Was die Gates insgesamt gefangen haben #
Ein Feature, ein Zyklus: eine veraltete Backlog-Praemisse beerdigt, bevor Code entstand; eine Loesung in ein Beduerfnis rueckuebersetzt; drei Architektur-Alternativen schriftlich verworfen; ein Plan-Konflikt transparent aufgeloest; ein Loch im Vertrauenssignal vom Review gefunden; zwei nutzersichtbare Major-Bugs von Hands-on-QA gefangen, nachdem das Review bereits bestanden war; und ein Release mit schriftlichem Rollback-Pfad und festgehaltenen Learnings vorbereitet — das kurz vor dem einen irreversiblen Schritt anhaelt, der menschlich bleibt. Jeder einzelne dieser Faenge passierte vor dem Release — und jeder steht in fuenf Markdown-Dateien, die ich in sechs Monaten wieder nachlesen kann.
Wann sich der Overhead lohnt — und wann nicht #
Eine ehrliche Einordnung, denn ein Prozess mit Gates ist nicht gratis:
Lohnt sich: Features mit echtem Risiko — alles, was Datenintegritaet beruehrt, alles Nutzersichtbare, alles, wo dich "scheint zu funktionieren" schon einmal verbrannt hat.
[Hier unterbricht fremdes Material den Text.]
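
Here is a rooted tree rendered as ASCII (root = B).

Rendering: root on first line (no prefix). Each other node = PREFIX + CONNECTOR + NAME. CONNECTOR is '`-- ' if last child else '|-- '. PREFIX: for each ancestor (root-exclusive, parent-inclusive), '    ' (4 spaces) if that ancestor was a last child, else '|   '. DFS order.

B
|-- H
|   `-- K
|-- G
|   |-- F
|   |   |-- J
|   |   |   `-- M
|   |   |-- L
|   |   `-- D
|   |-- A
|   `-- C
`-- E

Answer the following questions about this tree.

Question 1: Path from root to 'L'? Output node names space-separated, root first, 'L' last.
Walk down from root: B -> G -> F -> L

Answer: B G F L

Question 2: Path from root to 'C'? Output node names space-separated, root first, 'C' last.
Walk down from root: B -> G -> C

Answer: B G C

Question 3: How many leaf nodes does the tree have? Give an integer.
Leaves (nodes with no children): A, C, D, E, K, L, M

Answer: 7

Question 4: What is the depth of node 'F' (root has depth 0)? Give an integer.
Path from root to F: B -> G -> F
Depth = number of edges = 2

Answer: 2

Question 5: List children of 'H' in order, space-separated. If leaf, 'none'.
Node H's children (from adjacency): K

Answer: K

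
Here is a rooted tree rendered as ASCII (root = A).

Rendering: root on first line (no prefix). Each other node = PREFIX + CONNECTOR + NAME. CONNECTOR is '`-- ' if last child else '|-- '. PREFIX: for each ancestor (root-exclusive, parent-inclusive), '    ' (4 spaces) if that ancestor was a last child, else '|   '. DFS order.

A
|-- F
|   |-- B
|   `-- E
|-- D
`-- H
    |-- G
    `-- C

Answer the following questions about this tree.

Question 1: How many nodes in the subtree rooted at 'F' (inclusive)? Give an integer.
Subtree rooted at F contains: B, E, F
Count = 3

Answer: 3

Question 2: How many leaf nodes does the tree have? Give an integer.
Answer: 5

Derivation:
Leaves (nodes with no children): B, C, D, E, G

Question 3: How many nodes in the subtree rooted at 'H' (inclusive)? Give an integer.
Subtree rooted at H contains: C, G, H
Count = 3

Answer: 3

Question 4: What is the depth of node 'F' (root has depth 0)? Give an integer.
Path from root to F: A -> F
Depth = number of edges = 1

Answer: 1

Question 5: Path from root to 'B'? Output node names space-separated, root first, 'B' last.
Walk down from root: A -> F -> B

Answer: A F B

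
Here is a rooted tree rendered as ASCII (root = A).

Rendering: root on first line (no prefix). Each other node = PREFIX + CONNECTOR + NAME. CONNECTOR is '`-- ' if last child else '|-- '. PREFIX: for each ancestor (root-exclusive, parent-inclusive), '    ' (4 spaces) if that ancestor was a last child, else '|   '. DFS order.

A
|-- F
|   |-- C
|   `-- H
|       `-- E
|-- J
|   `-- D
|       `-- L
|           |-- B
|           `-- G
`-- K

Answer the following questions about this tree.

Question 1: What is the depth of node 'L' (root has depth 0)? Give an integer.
Answer: 3

Derivation:
Path from root to L: A -> J -> D -> L
Depth = number of edges = 3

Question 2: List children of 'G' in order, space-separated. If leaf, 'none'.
Node G's children (from adjacency): (leaf)

Answer: none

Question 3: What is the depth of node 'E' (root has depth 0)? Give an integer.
Answer: 3

Derivation:
Path from root to E: A -> F -> H -> E
Depth = number of edges = 3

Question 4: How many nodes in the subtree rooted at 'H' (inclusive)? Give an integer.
Answer: 2

Derivation:
Subtree rooted at H contains: E, H
Count = 2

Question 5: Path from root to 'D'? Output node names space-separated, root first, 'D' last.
Answer: A J D

Derivation:
Walk down from root: A -> J -> D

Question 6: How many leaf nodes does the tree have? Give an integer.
Answer: 5

Derivation:
Leaves (nodes with no children): B, C, E, G, K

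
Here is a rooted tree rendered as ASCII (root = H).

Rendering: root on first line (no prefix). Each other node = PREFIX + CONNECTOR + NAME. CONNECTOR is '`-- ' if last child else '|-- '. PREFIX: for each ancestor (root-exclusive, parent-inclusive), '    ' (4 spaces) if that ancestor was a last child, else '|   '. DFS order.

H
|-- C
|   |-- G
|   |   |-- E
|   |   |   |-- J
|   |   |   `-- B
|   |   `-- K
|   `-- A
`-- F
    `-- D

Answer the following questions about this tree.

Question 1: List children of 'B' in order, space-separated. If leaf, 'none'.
Answer: none

Derivation:
Node B's children (from adjacency): (leaf)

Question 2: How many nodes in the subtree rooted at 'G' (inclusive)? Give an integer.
Answer: 5

Derivation:
Subtree rooted at G contains: B, E, G, J, K
Count = 5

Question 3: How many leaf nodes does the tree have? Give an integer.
Answer: 5

Derivation:
Leaves (nodes with no children): A, B, D, J, K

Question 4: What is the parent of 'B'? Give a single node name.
Scan adjacency: B appears as child of E

Answer: E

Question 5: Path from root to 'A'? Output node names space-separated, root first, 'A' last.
Answer: H C A

Derivation:
Walk down from root: H -> C -> A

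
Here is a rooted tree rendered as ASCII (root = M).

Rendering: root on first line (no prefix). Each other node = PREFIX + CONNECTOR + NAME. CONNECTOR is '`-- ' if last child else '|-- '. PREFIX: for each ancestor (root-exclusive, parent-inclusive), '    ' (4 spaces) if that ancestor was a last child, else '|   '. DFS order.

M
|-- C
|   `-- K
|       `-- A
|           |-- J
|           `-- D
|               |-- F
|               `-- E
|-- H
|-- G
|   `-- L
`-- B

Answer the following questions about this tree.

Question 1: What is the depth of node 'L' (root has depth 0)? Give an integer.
Answer: 2

Derivation:
Path from root to L: M -> G -> L
Depth = number of edges = 2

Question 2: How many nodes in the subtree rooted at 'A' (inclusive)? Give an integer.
Subtree rooted at A contains: A, D, E, F, J
Count = 5

Answer: 5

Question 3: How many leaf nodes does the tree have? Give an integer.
Leaves (nodes with no children): B, E, F, H, J, L

Answer: 6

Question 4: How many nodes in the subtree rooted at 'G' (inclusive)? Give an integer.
Subtree rooted at G contains: G, L
Count = 2

Answer: 2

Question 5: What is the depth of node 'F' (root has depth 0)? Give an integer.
Answer: 5

Derivation:
Path from root to F: M -> C -> K -> A -> D -> F
Depth = number of edges = 5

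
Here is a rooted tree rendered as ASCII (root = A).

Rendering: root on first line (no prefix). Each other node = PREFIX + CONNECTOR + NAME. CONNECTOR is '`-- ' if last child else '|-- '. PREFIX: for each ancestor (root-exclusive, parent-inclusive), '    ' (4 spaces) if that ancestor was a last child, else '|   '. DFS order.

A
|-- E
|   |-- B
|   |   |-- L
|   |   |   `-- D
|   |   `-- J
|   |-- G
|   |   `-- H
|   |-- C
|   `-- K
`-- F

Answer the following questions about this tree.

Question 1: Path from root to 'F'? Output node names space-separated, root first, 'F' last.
Walk down from root: A -> F

Answer: A F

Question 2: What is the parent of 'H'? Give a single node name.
Scan adjacency: H appears as child of G

Answer: G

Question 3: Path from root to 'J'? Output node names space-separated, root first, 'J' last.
Answer: A E B J

Derivation:
Walk down from root: A -> E -> B -> J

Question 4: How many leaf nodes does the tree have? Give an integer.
Leaves (nodes with no children): C, D, F, H, J, K

Answer: 6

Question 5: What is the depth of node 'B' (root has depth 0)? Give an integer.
Path from root to B: A -> E -> B
Depth = number of edges = 2

Answer: 2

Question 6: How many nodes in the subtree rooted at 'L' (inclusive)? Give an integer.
Subtree rooted at L contains: D, L
Count = 2

Answer: 2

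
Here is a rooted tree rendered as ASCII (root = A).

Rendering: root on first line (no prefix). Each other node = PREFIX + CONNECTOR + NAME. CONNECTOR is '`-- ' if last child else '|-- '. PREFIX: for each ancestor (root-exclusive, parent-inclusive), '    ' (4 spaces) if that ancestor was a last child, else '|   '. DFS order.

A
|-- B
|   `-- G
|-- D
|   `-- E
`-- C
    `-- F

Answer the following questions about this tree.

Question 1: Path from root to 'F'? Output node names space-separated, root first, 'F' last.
Answer: A C F

Derivation:
Walk down from root: A -> C -> F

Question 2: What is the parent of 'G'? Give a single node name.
Scan adjacency: G appears as child of B

Answer: B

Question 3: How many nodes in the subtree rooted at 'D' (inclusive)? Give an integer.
Answer: 2

Derivation:
Subtree rooted at D contains: D, E
Count = 2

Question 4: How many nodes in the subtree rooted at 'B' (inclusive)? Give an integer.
Answer: 2

Derivation:
Subtree rooted at B contains: B, G
Count = 2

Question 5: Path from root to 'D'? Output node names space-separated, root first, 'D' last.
Walk down from root: A -> D

Answer: A D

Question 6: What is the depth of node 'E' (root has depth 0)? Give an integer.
Answer: 2

Derivation:
Path from root to E: A -> D -> E
Depth = number of edges = 2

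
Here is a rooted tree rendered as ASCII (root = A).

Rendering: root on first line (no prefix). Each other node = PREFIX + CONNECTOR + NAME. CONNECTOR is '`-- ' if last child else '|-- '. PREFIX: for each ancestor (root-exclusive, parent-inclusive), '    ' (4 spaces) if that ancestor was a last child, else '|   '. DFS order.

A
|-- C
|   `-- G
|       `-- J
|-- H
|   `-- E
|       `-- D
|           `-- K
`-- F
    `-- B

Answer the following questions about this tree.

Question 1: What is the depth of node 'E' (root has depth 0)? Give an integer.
Path from root to E: A -> H -> E
Depth = number of edges = 2

Answer: 2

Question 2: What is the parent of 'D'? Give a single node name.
Answer: E

Derivation:
Scan adjacency: D appears as child of E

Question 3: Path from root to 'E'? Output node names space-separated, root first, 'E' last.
Walk down from root: A -> H -> E

Answer: A H E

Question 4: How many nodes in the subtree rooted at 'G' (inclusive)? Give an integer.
Answer: 2

Derivation:
Subtree rooted at G contains: G, J
Count = 2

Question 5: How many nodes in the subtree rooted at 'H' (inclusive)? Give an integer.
Subtree rooted at H contains: D, E, H, K
Count = 4

Answer: 4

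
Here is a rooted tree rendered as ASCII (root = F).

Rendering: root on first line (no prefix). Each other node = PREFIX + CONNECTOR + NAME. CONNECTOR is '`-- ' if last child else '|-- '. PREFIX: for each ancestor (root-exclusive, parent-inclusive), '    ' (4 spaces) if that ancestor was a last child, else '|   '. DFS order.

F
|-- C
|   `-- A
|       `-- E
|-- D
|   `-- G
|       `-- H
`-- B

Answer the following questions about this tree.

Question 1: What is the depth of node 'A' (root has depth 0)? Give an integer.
Answer: 2

Derivation:
Path from root to A: F -> C -> A
Depth = number of edges = 2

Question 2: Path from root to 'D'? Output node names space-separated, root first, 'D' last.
Answer: F D

Derivation:
Walk down from root: F -> D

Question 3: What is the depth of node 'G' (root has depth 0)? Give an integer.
Path from root to G: F -> D -> G
Depth = number of edges = 2

Answer: 2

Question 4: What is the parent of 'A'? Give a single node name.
Scan adjacency: A appears as child of C

Answer: C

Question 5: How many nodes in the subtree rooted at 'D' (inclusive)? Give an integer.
Answer: 3

Derivation:
Subtree rooted at D contains: D, G, H
Count = 3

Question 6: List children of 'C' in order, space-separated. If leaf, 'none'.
Answer: A

Derivation:
Node C's children (from adjacency): A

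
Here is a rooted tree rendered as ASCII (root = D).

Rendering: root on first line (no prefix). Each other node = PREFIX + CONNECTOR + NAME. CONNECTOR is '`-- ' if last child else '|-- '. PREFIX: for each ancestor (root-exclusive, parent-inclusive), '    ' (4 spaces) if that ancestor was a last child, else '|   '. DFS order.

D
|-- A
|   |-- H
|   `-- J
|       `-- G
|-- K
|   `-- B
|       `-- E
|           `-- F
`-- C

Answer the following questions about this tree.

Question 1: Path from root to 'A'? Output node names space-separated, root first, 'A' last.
Walk down from root: D -> A

Answer: D A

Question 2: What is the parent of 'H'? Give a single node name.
Answer: A

Derivation:
Scan adjacency: H appears as child of A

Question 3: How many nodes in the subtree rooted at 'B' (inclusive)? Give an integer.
Subtree rooted at B contains: B, E, F
Count = 3

Answer: 3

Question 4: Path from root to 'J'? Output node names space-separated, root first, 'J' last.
Answer: D A J

Derivation:
Walk down from root: D -> A -> J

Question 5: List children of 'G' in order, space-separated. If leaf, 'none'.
Answer: none

Derivation:
Node G's children (from adjacency): (leaf)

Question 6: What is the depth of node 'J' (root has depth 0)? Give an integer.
Path from root to J: D -> A -> J
Depth = number of edges = 2

Answer: 2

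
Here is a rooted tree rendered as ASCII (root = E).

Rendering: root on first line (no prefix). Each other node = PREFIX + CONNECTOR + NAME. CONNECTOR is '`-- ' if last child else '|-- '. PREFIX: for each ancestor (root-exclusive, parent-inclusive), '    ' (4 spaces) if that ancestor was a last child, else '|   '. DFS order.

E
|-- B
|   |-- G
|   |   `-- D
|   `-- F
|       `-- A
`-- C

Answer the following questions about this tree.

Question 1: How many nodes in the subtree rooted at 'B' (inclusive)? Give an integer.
Subtree rooted at B contains: A, B, D, F, G
Count = 5

Answer: 5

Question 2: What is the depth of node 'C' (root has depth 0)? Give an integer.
Path from root to C: E -> C
Depth = number of edges = 1

Answer: 1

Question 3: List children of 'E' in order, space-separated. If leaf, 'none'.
Node E's children (from adjacency): B, C

Answer: B C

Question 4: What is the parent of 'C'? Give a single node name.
Scan adjacency: C appears as child of E

Answer: E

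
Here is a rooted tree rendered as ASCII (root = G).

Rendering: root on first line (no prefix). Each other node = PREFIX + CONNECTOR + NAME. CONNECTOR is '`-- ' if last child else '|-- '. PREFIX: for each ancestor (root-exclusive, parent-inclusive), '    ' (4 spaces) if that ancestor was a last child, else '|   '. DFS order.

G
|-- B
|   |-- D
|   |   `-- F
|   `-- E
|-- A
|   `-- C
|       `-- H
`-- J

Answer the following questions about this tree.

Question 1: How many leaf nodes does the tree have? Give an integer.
Answer: 4

Derivation:
Leaves (nodes with no children): E, F, H, J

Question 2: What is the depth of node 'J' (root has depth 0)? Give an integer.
Path from root to J: G -> J
Depth = number of edges = 1

Answer: 1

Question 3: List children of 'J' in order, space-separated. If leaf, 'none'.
Node J's children (from adjacency): (leaf)

Answer: none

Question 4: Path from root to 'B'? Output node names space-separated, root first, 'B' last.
Walk down from root: G -> B

Answer: G B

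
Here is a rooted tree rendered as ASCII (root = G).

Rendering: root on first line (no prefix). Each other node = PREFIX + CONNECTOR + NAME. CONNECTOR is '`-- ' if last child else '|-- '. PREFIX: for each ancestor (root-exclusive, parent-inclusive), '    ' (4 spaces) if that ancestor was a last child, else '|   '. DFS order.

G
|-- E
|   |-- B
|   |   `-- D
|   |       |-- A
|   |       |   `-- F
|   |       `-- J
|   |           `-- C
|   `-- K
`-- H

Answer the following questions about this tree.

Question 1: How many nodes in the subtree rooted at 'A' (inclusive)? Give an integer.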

Im Datrivo-Beispiel hat sich die Specify-Phase allein dadurch bezahlt gemacht, dass sie eine veraltete Annahme beerdigte, bevor sie zu Code wurde — und Demo-Day fing zwei nutzersichtbare Bugs, die eine komplett gruene Test-Suite und ein bestandenes Code-Review uebersehen hatten.
Lohnt sich nicht: Einzeiler-Fixes, Typos, mechanische Refactorings. Eine Sechs-Rollen-Zeremonie ueber einen README-Typo zu fahren ist Theater. aSPARK ist bewusst modular — du kannst eine einzelne Phase aufrufen (etwa nur /peer-review auf einen Diff), ohne den ganzen Loop.
Meine Daumenregel: Wenn ich mir von einem menschlichen Kollegen ein zweites Paar Augen wuenschen wuerde, faehrt der Loop.
Loslegen #
aSPARK ist Open Source und installiert sich als Claude-Code-Plugin mit zwei Befehlen:
/plugin marketplace add a-lottes/aSPARK
/plugin install aspark@aspark
Danach entweder einzelne Zeremonien pro Phase aufrufen — oder /spark starten und das ganze Team ein Feature von der Idee bis zum Release tragen lassen, waehrend du an jedem Gate entscheidest.
Das Repository mit vollstaendiger Dokumentation der Agenten, Skills und Gate-Regeln: github.com/a-lottes/aSPARK
Fazit #
Coding-Agenten haben das Bauen schnell gemacht. aSPARK ist mein Versuch, es vertrauenswuerdig zu machen — nicht indem der Agent gebremst wird, sondern indem er von derselben Struktur umgeben wird, die menschliche Teams zuverlaessig macht: spezialisierte Rollen, explizite Uebergaben, Quality Gates und eine schriftliche Entscheidungsspur.
In einem Satz:
Eine Person plus aSPARK arbeitet wie ein ganzes Team — und der Unterschied zeigt sich nicht darin, wie schnell du baust, sondern darin, was du faengst, bevor du baust.